Some may not understand our point of view and may say that we are too trusting of our users and that it is risky because of piracy. This is a big concern in many foundries and in the typography world, and rightly so. But we are aware that, over time, we will not be able to prevent the fact that our Fonts will likely circulate and be pirated, no matter how hard we try. We have (or are trying to) quit worrying about Font piracy because we cannot stop it. No one does. We rather invest our energy in things we can control like drawing type. The truth is, in most cases, people who use a pirated Font would not have bought it anyway. So fighting piracy is not about finding new customers for a foundry of our size. Of course, we will not encourage this and will take action if it happens, but we cannot fight or prevent everything, and we are aware of this.
We were talking about this with a friend of ours, who gave us an amusing analogy:
It reminds me a lot of the discussions that are going on about the broadcasting of Ligue 1 and sports in general. On the one hand, you have the NBA, which doesn’t fight against piracy, doesn’t care about the GIFs and excerpts that circulate on socials, and offers a package that is financially adapted to the different uses. The result is a huge visibility and an exponential increase in viewer loyalty. On the other hand, you have Ligue 1, which spends its time fighting against piracy, against sharing its images on the networks, with a unique and unsuitable offer. The result is a 50% drop in spectators in 10 years and a growing lack of interest in the competition. You don’t win by fighting a problem bigger than yourself. You win by adapting your offer accordingly. Thinking that people who pirate will buy if you ‘stop’ piracy is nonsense.

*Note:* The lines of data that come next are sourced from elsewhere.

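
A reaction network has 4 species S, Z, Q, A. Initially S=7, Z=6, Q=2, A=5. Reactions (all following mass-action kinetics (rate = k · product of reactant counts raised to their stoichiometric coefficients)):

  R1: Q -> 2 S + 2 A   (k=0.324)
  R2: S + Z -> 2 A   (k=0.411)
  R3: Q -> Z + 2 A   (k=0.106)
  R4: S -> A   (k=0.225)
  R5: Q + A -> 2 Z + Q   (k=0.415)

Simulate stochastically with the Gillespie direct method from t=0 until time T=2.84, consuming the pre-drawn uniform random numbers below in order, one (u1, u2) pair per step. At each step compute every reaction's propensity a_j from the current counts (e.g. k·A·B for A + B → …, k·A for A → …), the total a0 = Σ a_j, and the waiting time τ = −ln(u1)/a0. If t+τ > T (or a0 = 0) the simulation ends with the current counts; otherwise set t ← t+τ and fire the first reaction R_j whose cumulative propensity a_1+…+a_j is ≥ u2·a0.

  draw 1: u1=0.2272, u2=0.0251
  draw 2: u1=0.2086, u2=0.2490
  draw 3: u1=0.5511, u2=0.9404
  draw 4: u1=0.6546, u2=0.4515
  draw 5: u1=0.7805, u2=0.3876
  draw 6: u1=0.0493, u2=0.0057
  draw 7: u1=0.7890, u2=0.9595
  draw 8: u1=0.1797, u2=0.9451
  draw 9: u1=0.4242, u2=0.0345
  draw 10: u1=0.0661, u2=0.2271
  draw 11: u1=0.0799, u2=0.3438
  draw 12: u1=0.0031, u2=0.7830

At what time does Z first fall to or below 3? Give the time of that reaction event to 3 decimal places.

t=0.000: S=7 Z=6 Q=2 A=5
Draw 1: a1=0.648, a2=17.262, a3=0.212, a4=1.575, a5=4.150, a0=23.847; τ=−ln(0.2272)/23.847=0.062 → t=0.062; u2·a0=0.0251·23.847=0.599 ≤ a1=0.648 → R1 fires; S=9 Z=6 Q=1 A=7
Draw 2: a1=0.324, a2=22.194, a3=0.106, a4=2.025, a5=2.905, a0=27.554; τ=−ln(0.2086)/27.554=0.057 → t=0.119; u2·a0=0.2490·27.554=6.861; a1=0.324 < 6.861 ≤ a1+a2=22.518 → R2 fires; S=8 Z=5 Q=1 A=9
Draw 3: a1=0.324, a2=16.440, a3=0.106, a4=1.800, a5=3.735, a0=22.405; τ=−ln(0.5511)/22.405=0.027 → t=0.146; u2·a0=0.9404·22.405=21.070; a1+…+a4=18.670 < 21.070 ≤ a1+…+a5=22.405 → R5 fires; S=8 Z=7 Q=1 A=8
Draw 4: a1=0.324, a2=23.016, a3=0.106, a4=1.800, a5=3.320, a0=28.566; τ=−ln(0.6546)/28.566=0.015 → t=0.160; u2·a0=0.4515·28.566=12.898; a1=0.324 < 12.898 ≤ a1+a2=23.340 → R2 fires; S=7 Z=6 Q=1 A=10
Draw 5: a1=0.324, a2=17.262, a3=0.106, a4=1.575, a5=4.150, a0=23.417; τ=−ln(0.7805)/23.417=0.011 → t=0.171; u2·a0=0.3876·23.417=9.076; a1=0.324 < 9.076 ≤ a1+a2=17.586 → R2 fires; S=6 Z=5 Q=1 A=12
Draw 6: a1=0.324, a2=12.330, a3=0.106, a4=1.350, a5=4.980, a0=19.090; τ=−ln(0.0493)/19.090=0.158 → t=0.329; u2·a0=0.0057·19.090=0.109 ≤ a1=0.324 → R1 fires; S=8 Z=5 Q=0 A=14
Draw 7: a1=0.000, a2=16.440, a3=0.000, a4=1.800, a5=0.000, a0=18.240; τ=−ln(0.7890)/18.240=0.013 → t=0.342; u2·a0=0.9595·18.240=17.501; a1+…+a3=16.440 < 17.501 ≤ a1+…+a4=18.240 → R4 fires; S=7 Z=5 Q=0 A=15
Draw 8: a1=0.000, a2=14.385, a3=0.000, a4=1.575, a5=0.000, a0=15.960; τ=−ln(0.1797)/15.960=0.108 → t=0.449; u2·a0=0.9451·15.960=15.084; a1+…+a3=14.385 < 15.084 ≤ a1+…+a4=15.960 → R4 fires; S=6 Z=5 Q=0 A=16
Draw 9: a1=0.000, a2=12.330, a3=0.000, a4=1.350, a5=0.000, a0=13.680; τ=−ln(0.4242)/13.680=0.063 → t=0.512; u2·a0=0.0345·13.680=0.472; a1=0.000 < 0.472 ≤ a1+a2=12.330 → R2 fires; S=5 Z=4 Q=0 A=18
Draw 10: a1=0.000, a2=8.220, a3=0.000, a4=1.125, a5=0.000, a0=9.345; τ=−ln(0.0661)/9.345=0.291 → t=0.803; u2·a0=0.2271·9.345=2.122; a1=0.000 < 2.122 ≤ a1+a2=8.220 → R2 fires; S=4 Z=3 Q=0 A=20
Draw 11: a1=0.000, a2=4.932, a3=0.000, a4=0.900, a5=0.000, a0=5.832; τ=−ln(0.0799)/5.832=0.433 → t=1.236; u2·a0=0.3438·5.832=2.005; a1=0.000 < 2.005 ≤ a1+a2=4.932 → R2 fires; S=3 Z=2 Q=0 A=22
Draw 12: a1=0.000, a2=2.466, a3=0.000, a4=0.675, a5=0.000, a0=3.141; τ=−ln(0.0031)/3.141=1.839 → t=3.075 > T=2.84: stop.
Z first becomes ≤ 3 when it reaches 3 at the event at t=0.803.

Threshold first reached at t = 0.803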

Obviously, we’re not comparing ourselves to the NBA and not saying that we want to be paid in visibility, but fighting these discrepancies at all costs is not part of our philosophy.
Maybe we haven’t managed to be the simplest. Still, we want to accommodate every step of the Licensing process when buying, state things simply, and explain clearly our principle of project Licensing and our notion of a Working Group.
It feels right to do it this way. We will see how our foundry evolves and whether we need to readjust our position on these questions over time. It is by doing and practicing that we will get a clearer picture.